Date: 2024-10-08 06:59 pm (UTC)From:yeah, of course. if you ever want to hear about all my fuck-ups so that you can see yours aren't that bad in comparison, that's what i'm here for. and yeah, i both get why it's frustrating to deal with while also being the guy constantly cracking jokes to avoid confronting my own mortality. it's annoying as shit to everyone else around you, but kinda hard to stop.
nah, i think it's a great coping mechanism. you oughta go make out with a few of them, it could be a fun distraction.
if they hate on nic cage, i'm fucking off into the woods and never coming back.
DM, 10/5, morning.
Date: 2024-10-09 01:28 am (UTC)From:maybe next time one of us is feeling like a sad sack we can exchange war stories from our days in relationships? if cracking jokes because it's easier than crying or processing something is wrong, then I don't want to be right. now I've found out what REALLY spooks you.

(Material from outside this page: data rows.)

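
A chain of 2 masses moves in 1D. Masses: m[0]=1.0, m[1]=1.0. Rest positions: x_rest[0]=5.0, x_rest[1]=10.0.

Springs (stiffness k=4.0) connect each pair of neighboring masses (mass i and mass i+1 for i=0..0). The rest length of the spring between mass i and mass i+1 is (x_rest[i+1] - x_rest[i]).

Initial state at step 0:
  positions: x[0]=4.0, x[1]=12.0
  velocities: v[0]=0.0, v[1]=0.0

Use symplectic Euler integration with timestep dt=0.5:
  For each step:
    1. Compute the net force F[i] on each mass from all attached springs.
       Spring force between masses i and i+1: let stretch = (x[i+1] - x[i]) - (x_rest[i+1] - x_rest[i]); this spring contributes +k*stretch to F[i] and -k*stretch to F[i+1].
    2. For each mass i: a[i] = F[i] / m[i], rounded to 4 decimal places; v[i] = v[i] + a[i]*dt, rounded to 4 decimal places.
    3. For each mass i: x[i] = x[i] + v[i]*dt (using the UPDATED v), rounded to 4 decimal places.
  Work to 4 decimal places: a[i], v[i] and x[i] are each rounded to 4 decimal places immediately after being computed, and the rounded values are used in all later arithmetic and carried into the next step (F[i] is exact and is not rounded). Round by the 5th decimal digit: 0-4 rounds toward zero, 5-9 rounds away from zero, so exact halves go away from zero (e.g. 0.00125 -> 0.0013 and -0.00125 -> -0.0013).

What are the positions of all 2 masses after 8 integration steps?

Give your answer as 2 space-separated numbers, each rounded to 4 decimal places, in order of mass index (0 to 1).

Step 0: x=[4.0000 12.0000] v=[0.0000 0.0000]
Step 1: x=[7.0000 9.0000] v=[6.0000 -6.0000]
Step 2: x=[7.0000 9.0000] v=[0.0000 0.0000]
Step 3: x=[4.0000 12.0000] v=[-6.0000 6.0000]
Step 4: x=[4.0000 12.0000] v=[0.0000 0.0000]
Step 5: x=[7.0000 9.0000] v=[6.0000 -6.0000]
Step 6: x=[7.0000 9.0000] v=[0.0000 0.0000]
Step 7: x=[4.0000 12.0000] v=[-6.0000 6.0000]
Step 8: x=[4.0000 12.0000] v=[0.0000 0.0000]

Answer: 4.0000 12.0000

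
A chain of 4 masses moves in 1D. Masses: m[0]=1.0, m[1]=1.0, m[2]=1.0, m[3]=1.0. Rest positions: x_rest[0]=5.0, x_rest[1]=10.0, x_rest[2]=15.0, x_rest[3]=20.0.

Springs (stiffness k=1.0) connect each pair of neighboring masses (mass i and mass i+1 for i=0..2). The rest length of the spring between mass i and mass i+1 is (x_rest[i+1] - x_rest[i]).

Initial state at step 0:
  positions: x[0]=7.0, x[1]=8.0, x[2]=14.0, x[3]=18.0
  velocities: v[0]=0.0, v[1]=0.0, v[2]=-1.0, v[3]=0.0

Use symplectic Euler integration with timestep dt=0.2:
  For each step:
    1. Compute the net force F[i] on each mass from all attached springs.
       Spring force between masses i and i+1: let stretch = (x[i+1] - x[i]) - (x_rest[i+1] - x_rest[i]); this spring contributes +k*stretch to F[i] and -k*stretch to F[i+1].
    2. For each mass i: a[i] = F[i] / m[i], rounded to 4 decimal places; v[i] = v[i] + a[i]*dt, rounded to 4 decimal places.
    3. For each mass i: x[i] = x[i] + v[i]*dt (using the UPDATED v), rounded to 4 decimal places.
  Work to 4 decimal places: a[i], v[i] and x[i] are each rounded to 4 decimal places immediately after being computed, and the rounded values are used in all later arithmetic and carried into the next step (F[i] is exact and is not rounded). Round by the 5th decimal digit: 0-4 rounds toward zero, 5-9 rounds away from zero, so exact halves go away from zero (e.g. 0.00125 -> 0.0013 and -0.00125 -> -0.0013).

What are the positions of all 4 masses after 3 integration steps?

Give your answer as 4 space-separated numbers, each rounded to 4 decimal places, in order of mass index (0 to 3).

Step 0: x=[7.0000 8.0000 14.0000 18.0000] v=[0.0000 0.0000 -1.0000 0.0000]
Step 1: x=[6.8400 8.2000 13.7200 18.0400] v=[-0.8000 1.0000 -1.4000 0.2000]
Step 2: x=[6.5344 8.5664 13.3920 18.1072] v=[-1.5280 1.8320 -1.6400 0.3360]
Step 3: x=[6.1101 9.0445 13.0596 18.1858] v=[-2.1216 2.3907 -1.6621 0.3930]

Answer: 6.1101 9.0445 13.0596 18.1858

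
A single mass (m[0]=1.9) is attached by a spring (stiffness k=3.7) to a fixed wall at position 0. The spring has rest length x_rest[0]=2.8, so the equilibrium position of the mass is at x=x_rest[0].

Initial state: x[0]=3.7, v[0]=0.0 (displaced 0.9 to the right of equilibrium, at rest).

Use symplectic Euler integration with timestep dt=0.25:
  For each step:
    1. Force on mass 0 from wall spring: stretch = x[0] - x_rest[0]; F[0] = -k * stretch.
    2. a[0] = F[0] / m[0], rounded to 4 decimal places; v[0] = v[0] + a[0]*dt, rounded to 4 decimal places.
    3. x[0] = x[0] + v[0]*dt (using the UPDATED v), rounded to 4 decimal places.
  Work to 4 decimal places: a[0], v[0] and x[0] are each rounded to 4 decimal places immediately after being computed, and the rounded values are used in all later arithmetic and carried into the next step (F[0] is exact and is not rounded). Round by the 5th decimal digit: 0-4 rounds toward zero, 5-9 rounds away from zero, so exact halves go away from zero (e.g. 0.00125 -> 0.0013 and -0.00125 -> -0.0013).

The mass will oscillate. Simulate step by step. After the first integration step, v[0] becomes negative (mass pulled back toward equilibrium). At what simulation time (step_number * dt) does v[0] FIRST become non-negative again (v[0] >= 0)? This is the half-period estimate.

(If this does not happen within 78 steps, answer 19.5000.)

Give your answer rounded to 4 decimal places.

Step 0: x=[3.7000] v=[0.0000]
Step 1: x=[3.5905] v=[-0.4382]
Step 2: x=[3.3847] v=[-0.8231]
Step 3: x=[3.1078] v=[-1.1078]
Step 4: x=[2.7934] v=[-1.2577]
Step 5: x=[2.4798] v=[-1.2545]
Step 6: x=[2.2052] v=[-1.0986]
Step 7: x=[2.0030] v=[-0.8090]
Step 8: x=[1.8978] v=[-0.4210]
Step 9: x=[1.9024] v=[0.0182]
First v>=0 after going negative at step 9, time=2.2500

Answer: 2.2500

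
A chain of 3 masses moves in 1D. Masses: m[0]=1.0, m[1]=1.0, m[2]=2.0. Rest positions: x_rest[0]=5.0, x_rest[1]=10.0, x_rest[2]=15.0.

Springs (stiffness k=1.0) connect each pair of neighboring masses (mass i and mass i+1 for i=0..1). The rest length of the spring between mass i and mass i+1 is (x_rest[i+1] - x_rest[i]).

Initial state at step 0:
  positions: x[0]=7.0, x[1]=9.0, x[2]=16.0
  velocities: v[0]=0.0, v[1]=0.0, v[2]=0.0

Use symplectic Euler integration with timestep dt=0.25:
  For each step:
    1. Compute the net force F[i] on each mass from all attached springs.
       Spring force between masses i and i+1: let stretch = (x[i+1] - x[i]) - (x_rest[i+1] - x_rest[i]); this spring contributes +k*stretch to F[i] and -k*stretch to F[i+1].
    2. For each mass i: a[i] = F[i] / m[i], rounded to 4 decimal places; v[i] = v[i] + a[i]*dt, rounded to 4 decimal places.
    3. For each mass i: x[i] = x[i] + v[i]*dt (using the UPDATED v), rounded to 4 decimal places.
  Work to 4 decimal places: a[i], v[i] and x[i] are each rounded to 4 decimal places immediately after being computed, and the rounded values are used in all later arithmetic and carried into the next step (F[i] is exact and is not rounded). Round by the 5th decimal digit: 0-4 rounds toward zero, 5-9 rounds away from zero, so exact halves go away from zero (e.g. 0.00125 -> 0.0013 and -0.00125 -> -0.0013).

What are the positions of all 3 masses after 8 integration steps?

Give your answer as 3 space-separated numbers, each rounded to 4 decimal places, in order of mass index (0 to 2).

Answer: 4.7481 12.4231 15.4145

Derivation:
Step 0: x=[7.0000 9.0000 16.0000] v=[0.0000 0.0000 0.0000]
Step 1: x=[6.8125 9.3125 15.9375] v=[-0.7500 1.2500 -0.2500]
Step 2: x=[6.4688 9.8828 15.8242] v=[-1.3750 2.2813 -0.4531]
Step 3: x=[6.0259 10.6111 15.6815] v=[-1.7715 2.9132 -0.5708]
Step 4: x=[5.5571 11.3697 15.5366] v=[-1.8752 3.0345 -0.5796]
Step 5: x=[5.1391 12.0255 15.4177] v=[-1.6721 2.6231 -0.4755]
Step 6: x=[4.8390 12.4629 15.3491] v=[-1.2005 1.7496 -0.2745]
Step 7: x=[4.7029 12.6042 15.3465] v=[-0.5445 0.5652 -0.0103]
Step 8: x=[4.7481 12.4231 15.4145] v=[0.1808 -0.7246 0.2719]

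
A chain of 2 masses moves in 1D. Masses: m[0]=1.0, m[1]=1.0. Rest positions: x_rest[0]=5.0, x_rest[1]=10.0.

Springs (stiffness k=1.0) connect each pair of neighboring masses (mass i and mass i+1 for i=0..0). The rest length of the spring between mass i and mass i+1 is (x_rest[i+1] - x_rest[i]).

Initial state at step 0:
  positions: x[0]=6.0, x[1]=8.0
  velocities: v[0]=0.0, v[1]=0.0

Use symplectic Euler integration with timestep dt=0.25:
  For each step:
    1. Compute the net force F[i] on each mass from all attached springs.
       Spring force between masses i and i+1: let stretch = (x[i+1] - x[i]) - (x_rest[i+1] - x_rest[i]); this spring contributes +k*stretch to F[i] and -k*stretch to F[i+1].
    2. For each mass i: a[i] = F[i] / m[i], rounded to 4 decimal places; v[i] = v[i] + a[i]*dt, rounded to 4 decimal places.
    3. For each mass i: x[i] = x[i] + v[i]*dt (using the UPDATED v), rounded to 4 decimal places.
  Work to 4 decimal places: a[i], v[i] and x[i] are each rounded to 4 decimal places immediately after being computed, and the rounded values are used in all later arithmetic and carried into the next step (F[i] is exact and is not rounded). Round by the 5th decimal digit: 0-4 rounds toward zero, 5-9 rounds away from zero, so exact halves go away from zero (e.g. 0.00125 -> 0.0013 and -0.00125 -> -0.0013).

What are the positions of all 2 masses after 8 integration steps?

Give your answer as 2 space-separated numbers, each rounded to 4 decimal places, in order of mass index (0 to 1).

Step 0: x=[6.0000 8.0000] v=[0.0000 0.0000]
Step 1: x=[5.8125 8.1875] v=[-0.7500 0.7500]
Step 2: x=[5.4609 8.5391] v=[-1.4063 1.4063]
Step 3: x=[4.9892 9.0108] v=[-1.8868 1.8868]
Step 4: x=[4.4564 9.5437] v=[-2.1314 2.1314]
Step 5: x=[3.9290 10.0711] v=[-2.1096 2.1096]
Step 6: x=[3.4730 10.5271] v=[-1.8241 1.8241]
Step 7: x=[3.1454 10.8548] v=[-1.3106 1.3106]
Step 8: x=[2.9871 11.0131] v=[-0.6333 0.6333]

Answer: 2.9871 11.0131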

I have one or two in mind that I may reach out to with the old 'sup :)' so fingers crossed.
no for serious I'd join you if they try to pull that bullshit
DM, 10/5, morning.
Date: 2024-10-09 01:35 am (UTC)From:i don't know what you mean. i've never felt fear in my life.
oh hell yeah. go get 'em, tiger.
we'll be the new cryptids, quoting vampire's kiss out there in the dark somewhere.